The government’s carbon repeal bill will resurrect an old offence of “price exploitation” and give the Australian Competition and Consumer Commission new powers to investigate and impose fines on companies — a remarkable backflip by the Coalition on its stance in opposition.
As part of its campaign against the carbon price in 2011, the Coalition dramatically warned about carbon cops that were going to enforce the Gillard government’s draconian Clean Energy Acts and how Australian businesses would be “gagged” by the ACCC from telling customers they had to raise prices because of the carbon tax, under threat of fines of $1.1 million.
The tone of the Coalition’s attacks in 2011 bordered on hysterical. “The Gillard government’s plan to use the Australian Competition and Consumer Commission to gag small businesses from informing consumers of price increases due to the carbon tax is a further attack on the struggling sector,” then-opposition spokesman Bruce Billson lamented.
As Crikey explained at the time, the government had given itself no new powers under the Clean Energy Act to do anything — it merely said the ACCC would be given some extra funding and already had a power to crack down on false and misleading conduct by businesses under Australian Consumer Law.
Some even criticised this as inadequate at the time because for the introduction of the GST in 2000, the ACCC had a temporary additional power, provided by the GST legislation, relating to “price exploitation” — that is, charging an “unreasonably high price”, separate from engaging in false or misleading conduct about that price. But price exploitation wasn’t among the offences that had been codified at the start of 2011 when Labor overhauled the Trade Practices Act, which became the Competition and Consumer Act — supported by the Coalition.
So when the Coalition introduced the GST, it was happy to give the ACCC extra-tough powers to crack down on charging “unreasonably high prices”, but when Labor said the ACCC would be using existing powers to check on price rises relating to the carbon price, it was an attack on business.
Given Australia is now “open for business” and the government is committed to slashing red tape, presumably the Coalition’s repeal of the carbon price will include no gagging of businesses with threats of $1.1 million fines, no threats to use the “false and misleading conduct” sections of the Consumer Law, no carbon cops?
Well not quite.
Environment Minister Greg Hunt’s carbon price repeal bill, released yesterday as an exposure draft, repeats the Howard government’s approach and re-establishes within the Competition and Consumer Act the extra GST-era power to pursue price exploitation, under which not merely is it an offence to “make a false or misleading representation … concerning the effect of the carbon tax repeal” but it becomes an offence to “engage in price exploitation in relation to the carbon tax repeal” — which is selling gas, power or other identified goods for an “unreasonably high” price.

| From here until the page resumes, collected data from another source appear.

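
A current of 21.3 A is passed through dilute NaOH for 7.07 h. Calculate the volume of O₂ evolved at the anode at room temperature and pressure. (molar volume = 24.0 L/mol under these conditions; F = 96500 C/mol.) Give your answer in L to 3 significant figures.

Charge passed = 21.3 × 25452 = 5.421×10^5 C
n(e⁻) = Q/F = 5.421×10^5/96500 = 5.618 mol
2H₂O → O₂ + 4H⁺ + 4e⁻, so n(O₂) = 5.618 / 4 = 1.405 mol
V = 1.405 × 24.0 = 33.72 L

33.7 L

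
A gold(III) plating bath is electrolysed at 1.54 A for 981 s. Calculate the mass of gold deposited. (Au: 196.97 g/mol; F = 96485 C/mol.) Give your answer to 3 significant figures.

1.03 g

Q = It = 1.54 × 981 = 1511 C
Moles of electrons = 1511 / 96485 = 0.01566 mol
Au³⁺ + 3e⁻ → Au, so n(Au) = 0.01566 / 3 = 0.005220 mol
m = 0.005220 × 196.97 = 1.03 g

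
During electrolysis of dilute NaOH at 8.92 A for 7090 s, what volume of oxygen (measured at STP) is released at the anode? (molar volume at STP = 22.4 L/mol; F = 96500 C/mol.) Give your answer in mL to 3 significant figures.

3670 mL

Q = It = 8.92 × 7090 = 63240 C
n(e⁻) = Q/F = 63240/96500 = 0.6553 mol
2H₂O → O₂ + 4H⁺ + 4e⁻, so n(O₂) = 0.6553 / 4 = 0.1638 mol
V = 0.1638 × 22.4 = 3.669 L
= 3670 mL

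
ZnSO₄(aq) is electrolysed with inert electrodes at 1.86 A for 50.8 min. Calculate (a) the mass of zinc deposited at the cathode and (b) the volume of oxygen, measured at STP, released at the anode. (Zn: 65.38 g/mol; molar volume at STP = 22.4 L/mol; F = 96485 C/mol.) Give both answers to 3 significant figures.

1.92 g Zn; 0.329 L O₂

Q = 1.86 × 3048 = 5669 C; n(e⁻) = 5669 / 96485 = 0.05876 mol
Cathode: Zn²⁺ + 2e⁻ → Zn → n(Zn) = 0.05876/2 = 0.02938 mol → 1.92 g
Anode: 2H₂O → O₂ + 4H⁺ + 4e⁻ → n(O₂) = 0.05876/4 = 0.01469 mol → 0.329 L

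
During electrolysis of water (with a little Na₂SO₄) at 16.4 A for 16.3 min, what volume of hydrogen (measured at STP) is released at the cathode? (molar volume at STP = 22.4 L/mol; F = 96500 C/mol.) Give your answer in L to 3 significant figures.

1.86 L

Q = It = 16.4 × 978 = 16040 C
n(e⁻) = Q/F = 16040/96500 = 0.1662 mol
2H⁺ + 2e⁻ → H₂, so n(H₂) = 0.1662 / 2 = 0.08310 mol
V = 0.08310 × 22.4 = 1.861 L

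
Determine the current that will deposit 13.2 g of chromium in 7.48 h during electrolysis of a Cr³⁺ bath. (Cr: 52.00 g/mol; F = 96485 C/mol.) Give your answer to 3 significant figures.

n(Cr) = 13.2 / 52.00 = 0.2538 mol
Cr³⁺ + 3e⁻ → Cr, so n(e⁻) = 3 × 0.2538 = 0.7614 mol
Q = 0.7614 × 96485 = 73460 C
I = Q / t = 73460 / 26928 s = 2.73 A

2.73 A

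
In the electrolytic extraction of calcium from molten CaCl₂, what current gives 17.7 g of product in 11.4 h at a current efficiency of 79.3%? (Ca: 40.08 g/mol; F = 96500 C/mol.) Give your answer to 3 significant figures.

2.62 A

n(Ca) = 17.7 / 40.08 = 0.4416 mol
Ca²⁺ + 2e⁻ → Ca, so n(e⁻) = 2 × 0.4416 = 0.8832 mol
Q = 0.8832 × 96500 / 0.793 = 1.075×10^5 C
I = Q / t = 1.075×10^5 / 41040 s = 2.62 A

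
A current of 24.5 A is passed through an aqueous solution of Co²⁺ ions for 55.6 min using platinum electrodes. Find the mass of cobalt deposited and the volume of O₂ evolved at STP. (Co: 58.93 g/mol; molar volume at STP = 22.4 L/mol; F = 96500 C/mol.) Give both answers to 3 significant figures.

25.0 g Co; 4.74 L O₂

Q = 24.5 × 3336 = 81730 C; n(e⁻) = 81730 / 96500 = 0.8469 mol
Cathode: Co²⁺ + 2e⁻ → Co → n(Co) = 0.8469/2 = 0.4235 mol → 25.0 g
Anode: 2H₂O → O₂ + 4H⁺ + 4e⁻ → n(O₂) = 0.8469/4 = 0.2117 mol → 4.74 L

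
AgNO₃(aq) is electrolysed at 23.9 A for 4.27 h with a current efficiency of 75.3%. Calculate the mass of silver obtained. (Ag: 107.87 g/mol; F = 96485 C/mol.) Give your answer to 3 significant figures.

Q = 23.9 × 15372 = 3.674×10^5 C
n(e⁻) = 3.674×10^5 / 96485 = 3.808 mol
Ag⁺ + e⁻ → Ag, so theoretical m(Ag) = 3.808 × 107.87 = 410.8 g
Actual mass = 75.3% × 410.8 = 309 g

309 g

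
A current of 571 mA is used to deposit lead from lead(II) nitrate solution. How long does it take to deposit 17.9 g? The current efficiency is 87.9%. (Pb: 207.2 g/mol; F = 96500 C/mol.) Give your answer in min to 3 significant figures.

554 min

n(Pb) = 17.9 / 207.2 = 0.08639 mol
Pb²⁺ + 2e⁻ → Pb, so n(e⁻) = 2 × 0.08639 = 0.1728 mol
Q = 0.1728 × 96500 / 0.879 = 18970 C
t = Q / I = 18970 / 0.571 = 33220 s = 554 min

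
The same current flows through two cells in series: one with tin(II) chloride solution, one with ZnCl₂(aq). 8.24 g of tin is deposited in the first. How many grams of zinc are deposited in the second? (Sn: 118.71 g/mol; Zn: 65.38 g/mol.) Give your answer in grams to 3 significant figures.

4.54 g

n(Sn) = 8.24 / 118.71 = 0.06941 mol
Sn²⁺ + 2e⁻ → Sn, so n(e⁻) = 2 × 0.06941 = 0.1388 mol
Since the cells are in series, n(e⁻) in the Zn cell is also 0.1388 mol.
Zn²⁺ + 2e⁻ → Zn, so n(Zn) = 0.1388 / 2 = 0.06940 mol
m(Zn) = 0.06940 × 65.38 = 4.54 g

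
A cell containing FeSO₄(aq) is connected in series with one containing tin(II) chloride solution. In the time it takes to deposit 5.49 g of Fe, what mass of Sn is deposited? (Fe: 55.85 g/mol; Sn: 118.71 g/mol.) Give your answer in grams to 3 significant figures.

n(Fe) = 5.49 / 55.85 = 0.09830 mol
Fe²⁺ + 2e⁻ → Fe, so n(e⁻) = 2 × 0.09830 = 0.1966 mol
Since the cells are in series, n(e⁻) in the Sn cell is also 0.1966 mol.
Sn²⁺ + 2e⁻ → Sn, so n(Sn) = 0.1966 / 2 = 0.09830 mol
m(Sn) = 0.09830 × 118.71 = 11.7 g

11.7 g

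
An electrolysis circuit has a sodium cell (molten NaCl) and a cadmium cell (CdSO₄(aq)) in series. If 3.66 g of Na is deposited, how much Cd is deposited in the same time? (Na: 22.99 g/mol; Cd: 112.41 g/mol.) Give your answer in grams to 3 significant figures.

8.95 g

n(Na) = 3.66 / 22.99 = 0.1592 mol
Na⁺ + e⁻ → Na, so n(e⁻) = 0.1592 mol
Since the cells are in series, n(e⁻) in the Cd cell is also 0.1592 mol.
Cd²⁺ + 2e⁻ → Cd, so n(Cd) = 0.1592 / 2 = 0.07960 mol
m(Cd) = 0.07960 × 112.41 = 8.95 g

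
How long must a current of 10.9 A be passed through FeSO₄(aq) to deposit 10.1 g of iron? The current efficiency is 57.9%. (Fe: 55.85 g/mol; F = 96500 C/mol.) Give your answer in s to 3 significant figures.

n(Fe) = 10.1 / 55.85 = 0.1808 mol
Fe²⁺ + 2e⁻ → Fe, so n(e⁻) = 2 × 0.1808 = 0.3616 mol
Q = 0.3616 × 96500 / 0.579 = 60270 C
t = Q / I = 60270 / 10.9 = 5529 s

5530 s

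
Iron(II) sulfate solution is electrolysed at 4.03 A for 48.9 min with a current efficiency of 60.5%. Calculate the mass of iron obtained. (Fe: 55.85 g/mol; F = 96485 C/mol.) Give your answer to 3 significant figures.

Q = 4.03 × 2934 = 11820 C
n(e⁻) = 11820 / 96485 = 0.1225 mol
Fe²⁺ + 2e⁻ → Fe, so theoretical m(Fe) = 0.06125 × 55.85 = 3.421 g
Actual mass = 60.5% × 3.421 = 2.07 g

2.07 g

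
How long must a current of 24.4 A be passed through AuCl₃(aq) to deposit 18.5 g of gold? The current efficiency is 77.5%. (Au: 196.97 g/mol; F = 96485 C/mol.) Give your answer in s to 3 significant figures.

n(Au) = 18.5 / 196.97 = 0.09392 mol
Au³⁺ + 3e⁻ → Au, so n(e⁻) = 3 × 0.09392 = 0.2818 mol
Q = 0.2818 × 96485 / 0.775 = 35080 C
t = Q / I = 35080 / 24.4 = 1438 s

1440 s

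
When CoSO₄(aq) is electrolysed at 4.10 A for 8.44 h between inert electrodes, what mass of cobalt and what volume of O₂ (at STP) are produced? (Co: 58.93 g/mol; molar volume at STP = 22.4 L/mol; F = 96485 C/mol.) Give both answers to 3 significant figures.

Q = 4.10 × 30384 = 1.246×10^5 C; n(e⁻) = 1.246×10^5 / 96485 = 1.291 mol
Cathode: Co²⁺ + 2e⁻ → Co → n(Co) = 1.291/2 = 0.6455 mol → 38.0 g
Anode: 2H₂O → O₂ + 4H⁺ + 4e⁻ → n(O₂) = 1.291/4 = 0.3228 mol → 7.23 L

38.0 g Co; 7.23 L O₂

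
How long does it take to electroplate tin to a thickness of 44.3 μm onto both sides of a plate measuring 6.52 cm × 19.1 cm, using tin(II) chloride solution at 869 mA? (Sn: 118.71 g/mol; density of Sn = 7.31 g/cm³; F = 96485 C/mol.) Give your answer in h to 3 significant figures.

Plated area = 2 × 6.52 × 19.1 = 249.1 cm²
Volume = 249.1 × 44.3×10⁻⁴ cm = 1.104 cm³
m(Sn) = 1.104 × 7.31 = 8.070 g
n(Sn) = 8.070 / 118.71 = 0.06798 mol; n(e⁻) = 2 × 0.06798 = 0.1360 mol
Q = 0.1360 × 96485 = 13120 C
t = 13120 / 0.869 = 15100 s = 4.19 h

4.19 h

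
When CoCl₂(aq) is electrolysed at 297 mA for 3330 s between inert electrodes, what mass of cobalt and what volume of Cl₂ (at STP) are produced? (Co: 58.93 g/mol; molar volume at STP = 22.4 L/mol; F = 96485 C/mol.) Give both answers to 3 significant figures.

Q = 0.297 × 3330 = 989.0 C; n(e⁻) = 989.0 / 96485 = 0.01025 mol
Cathode: Co²⁺ + 2e⁻ → Co → n(Co) = 0.01025/2 = 0.005125 mol → 0.302 g
Anode: 2Cl⁻ → Cl₂ + 2e⁻ → n(Cl₂) = 0.01025/2 = 0.005125 mol → 0.115 L

0.302 g Co; 0.115 L Cl₂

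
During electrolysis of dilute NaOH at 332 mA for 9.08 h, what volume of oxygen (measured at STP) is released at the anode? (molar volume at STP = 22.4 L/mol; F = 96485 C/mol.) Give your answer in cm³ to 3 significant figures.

630 cm³

Q = It = 0.332 × 32688 = 10850 C
n(e⁻) = Q/F = 10850/96485 = 0.1125 mol
2H₂O → O₂ + 4H⁺ + 4e⁻, so n(O₂) = 0.1125 / 4 = 0.02813 mol
V = 0.02813 × 22.4 = 0.6301 L
= 630 cm³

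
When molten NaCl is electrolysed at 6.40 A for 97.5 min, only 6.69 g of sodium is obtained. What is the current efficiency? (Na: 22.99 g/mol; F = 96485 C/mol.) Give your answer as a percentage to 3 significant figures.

Q = 6.40 × 5850 = 37440 C
n(e⁻) = 37440 / 96485 = 0.3880 mol
Na⁺ + e⁻ → Na, so theoretical n(Na) = 0.3880 mol → 8.920 g
Efficiency = 6.69 / 8.920 = 0.7500 = 75.0%

75.0%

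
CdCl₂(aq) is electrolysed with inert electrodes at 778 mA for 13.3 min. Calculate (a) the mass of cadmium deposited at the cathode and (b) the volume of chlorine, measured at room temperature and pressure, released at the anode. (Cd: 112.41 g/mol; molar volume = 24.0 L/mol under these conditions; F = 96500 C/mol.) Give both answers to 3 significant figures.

Q = 0.778 × 798 = 620.8 C; n(e⁻) = 620.8 / 96500 = 0.006433 mol
Cathode: Cd²⁺ + 2e⁻ → Cd → n(Cd) = 0.006433/2 = 0.003217 mol → 0.362 g
Anode: 2Cl⁻ → Cl₂ + 2e⁻ → n(Cl₂) = 0.006433/2 = 0.003217 mol → 0.0772 L

0.362 g Cd; 0.0772 L Cl₂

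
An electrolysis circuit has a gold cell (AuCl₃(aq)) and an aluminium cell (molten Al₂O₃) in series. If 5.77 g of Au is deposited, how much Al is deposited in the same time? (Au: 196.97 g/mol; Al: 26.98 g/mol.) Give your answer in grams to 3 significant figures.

0.790 g

n(Au) = 5.77 / 196.97 = 0.02929 mol
Au³⁺ + 3e⁻ → Au, so n(e⁻) = 3 × 0.02929 = 0.08787 mol
The cells are in series, so the same charge (and hence the same n(e⁻) = 0.08787 mol) passes through both.
Al³⁺ + 3e⁻ → Al, so n(Al) = 0.08787 / 3 = 0.02929 mol
m(Al) = 0.02929 × 26.98 = 0.790 g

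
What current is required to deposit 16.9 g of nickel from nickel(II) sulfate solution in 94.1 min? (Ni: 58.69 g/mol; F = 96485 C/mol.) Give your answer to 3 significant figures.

n(Ni) = 16.9 / 58.69 = 0.2880 mol
Ni²⁺ + 2e⁻ → Ni, so n(e⁻) = 2 × 0.2880 = 0.5760 mol
Q = 0.5760 × 96485 = 55580 C
I = Q / t = 55580 / 5646 s = 9.84 A

9.84 A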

The ACCC is specifically empowered by the bill to monitor prices for the purposes of pursuing price exploitation, including forcing companies to provide information about their internal activities. It can also hand out infringement notices (i.e. the equivalent of speeding tickets) to companies for price exploitation, and if they’re not paid, take them to court to face fines of up to $1.7 million (that’s the current equivalent of the old $1.1 million fine, after Commonwealth penalty units went up this year) or just over $1.1 million for breaching the “false and misleading” sections.
The Gillard government’s mechanisms for checking false and misleading claims by business about the introduction of the carbon price pale in comparison with those proposed by the Abbott government for its repeal.
Business groups have previously warned the Coalition against aggressively vetting pricing after the carbon price is repealed. Peak bodies contacted by Crikey this morning said they were still considering the exposure draft.